New York, le 17 octobre 2024, WAFA- Plusieurs membres du Conseil de sécurité de l'ONU ont dénoncé mercredi le blocus israélien de l'aide humanitaire dans la bande de Gaza, qui provoque une famine massive parmi les civils déjà en souffrance.
Les membres du Conseil de sécurité se sont réunis pour discuter de la situation en Palestine à la demande de la mission algérienne auprès de l'ONU.
L'ambassadeur algérien à l'ONU, Amar Bendjama, a qualifié les souffrances des habitants de Gaza de « dépassant l'imagination » et a déclaré que « les pulsions sadiques des responsables au sein des autorités israéliennes ne connaissent pas de limites lorsqu'il s'agit d'infliger des tourments et des châtiments aux civils palestiniens ».
Soulignant que les civils ne doivent pas être une cible, il a rappelé que les civils sont protégés par le droit international et qu'Israël doit remplir ses obligations.

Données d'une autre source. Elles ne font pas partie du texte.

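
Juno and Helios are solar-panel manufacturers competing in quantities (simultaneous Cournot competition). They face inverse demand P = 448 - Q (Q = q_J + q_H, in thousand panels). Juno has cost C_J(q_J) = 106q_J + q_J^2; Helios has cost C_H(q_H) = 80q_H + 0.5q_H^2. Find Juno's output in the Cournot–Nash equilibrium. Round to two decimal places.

Juno's profit: π_J = (448 - Q)q_J - (106q_J + q_J²). Setting ∂π_J/∂q_J = 0: 342 - 4q_J - (q_H) = 0.
Helios's profit: π_H = (448 - Q)q_H - (80q_H + (1/2)q_H²). Setting ∂π_H/∂q_H = 0: 368 - 3q_H - (q_J) = 0.
So q_J = (342 - q_H)/4 and q_H = (368 - q_J)/3.
Substituting one into the other gives q_J = 658/11 and q_H = 1130/11.

59.82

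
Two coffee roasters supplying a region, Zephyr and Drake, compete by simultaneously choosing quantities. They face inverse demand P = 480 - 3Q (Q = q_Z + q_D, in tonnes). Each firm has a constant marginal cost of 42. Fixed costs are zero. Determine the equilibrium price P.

188

Each firm earns π_i = (480 - 3Q)q_i - 42q_i.
Setting ∂π_i/∂q_i = 0 with rivals' quantities fixed: 438 - 6q_i - 3q_j = 0.
By symmetry each firm produces the same amount; substituting q_j = q_i yields q_i = 438/9 = 146/3.
Total output Q = 292/3, so price P = 480 - 3·(292/3) = 188.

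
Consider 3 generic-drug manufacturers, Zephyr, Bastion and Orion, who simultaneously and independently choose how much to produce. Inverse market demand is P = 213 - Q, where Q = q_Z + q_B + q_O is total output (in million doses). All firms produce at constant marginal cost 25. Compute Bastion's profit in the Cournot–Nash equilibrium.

2209

Each firm earns π_i = (213 - Q)q_i - 25q_i.
Setting ∂π_i/∂q_i = 0 with rivals' quantities fixed: 188 - 2q_i - Σ_{j≠i} q_j = 0.
By symmetry each firm produces the same amount; substituting Σ_{j≠i} q_j = 2q_i yields q_i = 188/4 = 47.
Price P = 213 - 141 = 72.
Bastion's profit: (72 - 25)·47 = 2209.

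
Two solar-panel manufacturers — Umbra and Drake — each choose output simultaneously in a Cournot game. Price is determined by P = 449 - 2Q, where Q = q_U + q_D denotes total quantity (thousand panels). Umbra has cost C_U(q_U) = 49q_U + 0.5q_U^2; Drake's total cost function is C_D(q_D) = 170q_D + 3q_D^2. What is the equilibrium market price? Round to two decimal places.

Umbra's profit: π_U = (449 - 2Q)q_U - (49q_U + (1/2)q_U²). Setting ∂π_U/∂q_U = 0: 400 - 5q_U - 2(q_D) = 0.
Drake's first-order condition: 279 - 10q_D - 2(q_U) = 0.
Best responses: q_U = (400 - 2q_D)/5, q_D = (279 - 2q_U)/10.
Solving the pair: q_U = 1721/23, q_D = 595/46.
Total output Q = 87.7609, so price P = 449 - 2·87.7609 = 273.4783.

273.48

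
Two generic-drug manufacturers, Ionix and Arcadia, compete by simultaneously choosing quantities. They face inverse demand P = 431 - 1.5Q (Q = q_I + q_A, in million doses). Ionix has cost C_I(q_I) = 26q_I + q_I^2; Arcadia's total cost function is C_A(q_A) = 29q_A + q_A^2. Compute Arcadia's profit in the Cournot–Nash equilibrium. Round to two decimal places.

Ionix's profit: π_I = (431 - 1.5Q)q_I - (26q_I + q_I²). Setting ∂π_I/∂q_I = 0: 405 - 5q_I - (3/2)(q_A) = 0.
Arcadia's first-order condition: 402 - 5q_A - (3/2)(q_I) = 0.
Rearranging gives the reaction functions q_I = (405 - (3/2)q_A)/5 and q_A = (402 - (3/2)q_I)/5.
Solving the pair: q_I = 62.5055, q_A = 61.6484.
Price P = 431 - (3/2)·(1614/13) = 244.7692.
Arcadia's profit: 244.7692·61.6484 - 29·61.6484 - 61.6484² = 9501.2982.

9501.30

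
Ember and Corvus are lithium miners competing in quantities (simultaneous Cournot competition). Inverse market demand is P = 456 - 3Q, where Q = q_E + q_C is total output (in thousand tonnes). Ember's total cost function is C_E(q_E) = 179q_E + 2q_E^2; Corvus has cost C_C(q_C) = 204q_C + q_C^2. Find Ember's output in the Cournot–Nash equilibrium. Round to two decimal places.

20.56

Ember's profit: π_E = (456 - 3Q)q_E - (179q_E + 2q_E²). Setting ∂π_E/∂q_E = 0: 277 - 10q_E - 3(q_C) = 0.
Corvus's profit: π_C = (456 - 3Q)q_C - (204q_C + q_C²). Setting ∂π_C/∂q_C = 0: 252 - 8q_C - 3(q_E) = 0.
So q_E = (277 - 3q_C)/10 and q_C = (252 - 3q_E)/8.
Solving the pair: q_E = 1460/71, q_C = 1689/71.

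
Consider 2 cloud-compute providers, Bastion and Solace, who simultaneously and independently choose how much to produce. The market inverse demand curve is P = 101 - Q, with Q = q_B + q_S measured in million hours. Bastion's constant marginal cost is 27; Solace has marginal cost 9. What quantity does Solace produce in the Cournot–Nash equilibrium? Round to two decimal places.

Bastion's profit: π_B = (101 - Q)q_B - (27q_B). Setting ∂π_B/∂q_B = 0: 74 - 2q_B - (q_S) = 0.
Solace's first-order condition: 92 - 2q_S - (q_B) = 0.
So q_B = (74 - q_S)/2 and q_S = (92 - q_B)/2.
Substituting one into the other gives q_B = 56/3 and q_S = 110/3.

36.67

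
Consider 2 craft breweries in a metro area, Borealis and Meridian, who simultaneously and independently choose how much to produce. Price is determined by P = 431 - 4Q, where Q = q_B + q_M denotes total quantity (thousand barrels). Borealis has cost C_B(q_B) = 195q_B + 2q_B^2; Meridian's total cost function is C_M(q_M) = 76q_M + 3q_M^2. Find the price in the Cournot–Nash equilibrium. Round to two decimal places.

294.16

Borealis's profit: π_B = (431 - 4Q)q_B - (195q_B + 2q_B²). Setting ∂π_B/∂q_B = 0: 236 - 12q_B - 4(q_M) = 0.
Meridian's profit: π_M = (431 - 4Q)q_M - (76q_M + 3q_M²). Setting ∂π_M/∂q_M = 0: 355 - 14q_M - 4(q_B) = 0.
Rearranging gives the reaction functions q_B = (236 - 4q_M)/12 and q_M = (355 - 4q_B)/14.
Solving the pair: q_B = 471/38, q_M = 829/38.
Total output Q = 650/19, so price P = 431 - 4·(650/19) = 294.1579.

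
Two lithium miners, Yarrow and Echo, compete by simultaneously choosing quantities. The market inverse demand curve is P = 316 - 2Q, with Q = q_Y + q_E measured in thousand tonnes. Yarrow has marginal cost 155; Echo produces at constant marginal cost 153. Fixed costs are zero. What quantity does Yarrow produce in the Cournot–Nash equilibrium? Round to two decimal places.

Yarrow's profit: π_Y = (316 - 2Q)q_Y - (155q_Y). Setting ∂π_Y/∂q_Y = 0: 161 - 4q_Y - 2(q_E) = 0.
Echo's profit: π_E = (316 - 2Q)q_E - (153q_E). Setting ∂π_E/∂q_E = 0: 163 - 4q_E - 2(q_Y) = 0.
Rearranging gives the reaction functions q_Y = (161 - 2q_E)/4 and q_E = (163 - 2q_Y)/4.
Substituting one into the other gives q_Y = 53/2 and q_E = 55/2.

26.50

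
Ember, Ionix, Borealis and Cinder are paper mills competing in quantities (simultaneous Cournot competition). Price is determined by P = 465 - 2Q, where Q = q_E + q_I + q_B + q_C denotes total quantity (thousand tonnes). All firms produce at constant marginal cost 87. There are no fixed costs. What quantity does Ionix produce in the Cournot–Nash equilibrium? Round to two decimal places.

37.80

Each firm earns π_i = (465 - 2Q)q_i - 87q_i.
Setting ∂π_i/∂q_i = 0 with rivals' quantities fixed: 378 - 4q_i - 2·Σ_{j≠i} q_j = 0.
By symmetry each firm produces the same amount; substituting Σ_{j≠i} q_j = 3q_i yields q_i = 378/10 = 189/5.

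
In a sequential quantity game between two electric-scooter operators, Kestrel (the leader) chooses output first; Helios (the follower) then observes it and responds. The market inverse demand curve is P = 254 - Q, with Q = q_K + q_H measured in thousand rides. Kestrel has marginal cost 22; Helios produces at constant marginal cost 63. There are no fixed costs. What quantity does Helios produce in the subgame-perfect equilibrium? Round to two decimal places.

27.25

The follower Helios best-responds to any q_K: π_H = (254 - Q)q_H - 63q_H.
∂π_H/∂q_H = 191 - q_K - 2q_H = 0 gives the reaction function q_H = (191 - q_K)/2.
Kestrel substitutes q_H(q_K) into its own profit: π_K = q_K(254 - q_K - (191 - q_K)/2) - 22q_K = (317/2 - (1/2)q_K)q_K - 22q_K.
Leader FOC: 273/2 - q_K = 0, so q_K = 273/2.
Then q_H = (191 - 273/2)/2 = 109/4.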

« La famine des civils comme méthode de guerre est explicitement interdite par le droit international humanitaire », a-t-il souligné.
Bendjama a comparé le succès de la campagne de vaccination contre la polio à Gaza avec la réduction importante de l'aide fournie à la bande de Gaza et à l'intérieur de celle-ci, et a demandé : « Comment est-il possible que nous puissions vacciner ces enfants et que nous ne puissions pas les nourrir ? Comment pouvons-nous sécuriser les camions qui transportent les vaccins mais pas ceux qui transportent les aliments essentiels ? ».
« La conclusion inévitable est qu'il ne s'agit pas de dommages collatéraux, mais d'une politique israélienne délibérée et calculée visant à affamer le peuple palestinien », a-t-il déclaré.
Déclarant qu'Israël « n'écoute personne », y compris ses alliés, Bendjama a appelé le Conseil à utiliser les « outils pour assurer l'application de sa décision ». « Le temps est venu de décider d'agir », a-t-il noté.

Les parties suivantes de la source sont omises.